The Macedonian, though he had shown himself an ungrateful traitor, was a man of great ability. He held firmly to his ill-gotten crown, and founded the longest dynasty that ever sat upon the Byzantine throne. It was not till 1056 that his house was extinguished. As emperor he did all that he could to make his subjects forget that he had once been the deep-drinking favourite of Michael III. He proved himself a hard-working sovereign, economical, prudent, and judicious, and the empire flourished under his rule. Some of his work was destined to be permanent; his code, a new revision of the laws of Justinian, superseding Leo the Isaurian’s Ecloga, remained the text-book of the eastern empire down to its last days. His financial arrangements, which seem to have been excellent, were also destined to endure for nearly two centuries. In matters ecclesiastical he did his best to patch up the breach with the Roman church; he reinstated the deposed patriarch Ignatius, and sent Photius into private life; but though the cause of offence was removed the quarrel remained, and the exorbitant claims of the Popes prevented any reunion of the East and West. Finding this to be the case, Basil restored Photius when Ignatius died, and allowed things to take their inevitable course.

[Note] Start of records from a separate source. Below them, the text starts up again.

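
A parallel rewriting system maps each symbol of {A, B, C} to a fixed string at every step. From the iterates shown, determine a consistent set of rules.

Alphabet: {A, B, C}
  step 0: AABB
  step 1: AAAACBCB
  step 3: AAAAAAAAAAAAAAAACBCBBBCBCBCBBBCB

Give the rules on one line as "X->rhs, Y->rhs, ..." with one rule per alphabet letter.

A->AA, B->CB, C->BB

  step 0 ⇒ step 1: AABB ⇒ AA·AA·CB·CB
    A ↦ AA
    B ↦ CB
    C ↦ BB  (constrained at step 1)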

Except in Sicily the wars of Basil were generally successful. The empire of the caliphs was rapidly breaking up; the dynasty of the Saffarides had lopped off the eastern provinces of their realm, and Egypt had fallen into the hands of Ahmed-ibn-Tulun. Four caliphs had been murdered in nine years (861-9), and the incessant civil war which raged at Bagdad stripped the Saracen frontier of most of its defenders. The Christian arms, therefore, did not fare badly during the reign of Basil and his son Leo, and for the first time the East-Roman boundary began to move eastward, and new themes were carved out of the captured territory. The Byzantine armies ravaged northern Syria and Mesopotamia as far as Amida and Aleppo. Cyprus was recovered, though only for a time, and the rebellion of the Paulician heretics on the Armenian frontier was suppressed. |Wars of Basil I.| At the same time Basil’s fleets won victories in the Ægean and the Ionian sea over the corsairs of Crete and Africa. We have already mentioned, in another place, how the admiral Oriphas aided Lewis II. to reconquer Bari, and how Nicephorus Phocas drove out the Saracens from Lucania and Bruttium, and added the southern peninsula of Italy to his master’s realm. In Sicily alone was disaster met; the fall of Syracuse in 878 marks the practical extinction of the East-Roman power in that island. But success elsewhere atoned for this single loss.